Elections were held on July 2 to fill all 150 seats in the House of Representatives and all 76 seats in the Senate. Prime Minister Malcolm Turnbull called a “double-dissolution” election in hopes of strengthening his government’s position in the upper house, where the lack of a majority has posed a persistent impediment to passing legislation. The plan backfired badly, as the governing coalition—made up of Turnbull’s LP and the rural-based NP, along with the smaller CLP and the LNP—suffered a net loss of three seats in the Senate, leaving it nine short of a majority, while its 15-seat majority in the lower house was reduced to just one seat.
Turnbull will have no shortage of potential partners to woo. However, attempting to cobble together a majority coalition that includes independents and members of small parties will be a very time-consuming endeavor that requires somehow reconciling incompatible demands. The alternative of seeking a compromise with the Greens, who control nine seats in the Senate, would imply the shelving of some items on the legislative agenda and the watering-down of others, a strategy that is all but guaranteed to sow discontent within the governing coalition.

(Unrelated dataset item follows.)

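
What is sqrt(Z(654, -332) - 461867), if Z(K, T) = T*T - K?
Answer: I*sqrt(352297) ≈ 593.55*I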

Turnbull’s position is made all the more difficult by the lingering bitterness of his predecessor, Tony Abbott, who has an ax to grind with the prime minister after being ousted from leadership of the LP in a party coup back in September 2015. Abbott’s sniping over Turnbull’s horse-trading with a crossbench senator provoked a response from the prime minister that amounted to calling Abbott a liar from the House floor. Given the narrowness of the government’s majority and the fact that Abbott is not without allies in the LP, Turnbull can ill-afford to further alienate a figure who would no doubt take some pleasure from seeing him fail.
The current parliamentary term does not officially expire until 2019, but with many contentious issues coming down the line, it is likely that voters will return to the polls well before the deadline, possibly as early as 2017. Judging from the results of recent state election in Northern Territory, where the main opposition ALP defeated the incumbent minority CLP administration in a landslide, the ALP would probably stand a very good chance of winning an election held within the next 18 months.
It appears the ALP may get some help in that regard from an unexpected source. Brendon Grylls, the NP’s leader in Western Australia, has proposed a massive increase in the state tax on mining operations.
Beyond any negative economic impact that might result from an increase in the tax bill for mine operations, Grylls’ proposal has lent validity to the ALP’s claims that mining firms are not paying their fair share of taxes. ALP member Wayne Swann, a former federal treasurer, alleges that BHP Billiton avoided paying taxes for more than 10 years, a claim that will undoubtedly stoke the resentment of sections of the electorate that believe they are overtaxed and that the mining companies are getting a free ride, and all but ensures that a tax increase for mine operators will feature prominently in Labor’s campaign platform at the next election.